Failure to Implement Behavioral Health Interventions and Care Planning for Resident with Repeated Unauthorized Absences
Penalty
Summary
The facility failed to develop and implement resident-centered care plan interventions and involve the interdisciplinary team (IDT) for a resident with a known history of leaving the facility without permission and failing to return from out on pass, as required by physician's orders. Despite repeated incidents where the resident left the facility without authorization, there was no evidence that behavioral interventions were initiated or that strategies were documented to address the resident's non-compliance and unsafe behaviors. The facility also did not document the resident's status upon return after these episodes, nor did they ensure timely notification of the physician regarding missed dialysis appointments and the resident's whereabouts.

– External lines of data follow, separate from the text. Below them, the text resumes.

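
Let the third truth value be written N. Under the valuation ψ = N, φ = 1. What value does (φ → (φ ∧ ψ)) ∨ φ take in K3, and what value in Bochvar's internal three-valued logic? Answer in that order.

In K3: φ ∧ ψ = 1 ∧ N = N
φ → (φ ∧ ψ) = 1 → N = N  [¬1 ∨ N]
(φ → (φ ∧ ψ)) ∨ φ = N ∨ 1 = 1
In Bochvar's internal three-valued logic: φ ∧ ψ = 1 ∧ N = N
φ → (φ ∧ ψ) = 1 → N = N  [any arg is the third value ⇒ result is the third value]
(φ → (φ ∧ ψ)) ∨ φ = N ∨ 1 = N
They differ because K3 and Bochvar's internal three-valued logic treat N differently under the binary connectives.

1; N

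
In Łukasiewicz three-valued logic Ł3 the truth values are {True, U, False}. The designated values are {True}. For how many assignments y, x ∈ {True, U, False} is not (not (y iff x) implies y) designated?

Designated under: (y=False, x=True).

1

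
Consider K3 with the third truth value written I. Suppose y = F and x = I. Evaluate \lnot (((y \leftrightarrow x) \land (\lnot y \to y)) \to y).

F

y \leftrightarrow x = F \leftrightarrow I = I
\lnot y = \lnot F = T
\lnot y \to y = T \to F = F
(y \leftrightarrow x) \land (\lnot y \to y) = I \land F = F
((y \leftrightarrow x) \land (\lnot y \to y)) \to y = F \to F = T
\lnot (((y \leftrightarrow x) \land (\lnot y \to y)) \to y) = \lnot T = F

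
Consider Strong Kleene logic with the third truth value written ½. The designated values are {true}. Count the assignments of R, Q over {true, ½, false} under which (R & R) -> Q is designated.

5

Of the 9 assignments, 5 give a value in {true}.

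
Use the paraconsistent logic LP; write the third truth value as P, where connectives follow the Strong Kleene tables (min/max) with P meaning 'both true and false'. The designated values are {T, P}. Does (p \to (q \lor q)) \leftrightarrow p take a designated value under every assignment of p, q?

Countermodel: p=T, q=F gives F, which is not designated.

No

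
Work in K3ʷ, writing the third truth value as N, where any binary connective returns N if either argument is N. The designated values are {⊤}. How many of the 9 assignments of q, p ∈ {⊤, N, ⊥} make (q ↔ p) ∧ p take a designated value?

Designated under: (q=⊤, p=⊤).

1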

The resident in question had multiple complex medical diagnoses, including end stage renal disease requiring regular dialysis, diabetes, and dementia, but was assessed as cognitively intact and able to make decisions. The resident had physician orders specifying dialysis schedules and limitations on out-on-pass privileges, which required accompaniment by a family member and a maximum duration of four hours. However, the facility did not document the rationale for these restrictions, nor did they involve or communicate with the resident's family or emergency contacts as indicated in the orders. Additionally, a psychiatric evaluation was ordered but not initiated or scheduled, and there was no documentation explaining the reason for the psychiatric referral. Multiple progress notes and interviews revealed that the resident missed scheduled dialysis appointments after leaving the facility without permission, and the facility was often unaware of the resident's whereabouts until notified by external parties such as the dialysis center or police. The facility's own policy required behavioral health assessments, individualized interventions, and IDT involvement, but these steps were not documented or implemented. Staff interviews confirmed a lack of formal care planning, IDT review, or revision of privileges in response to the resident's repeated behaviors, and there was no evidence of family involvement in care planning as required.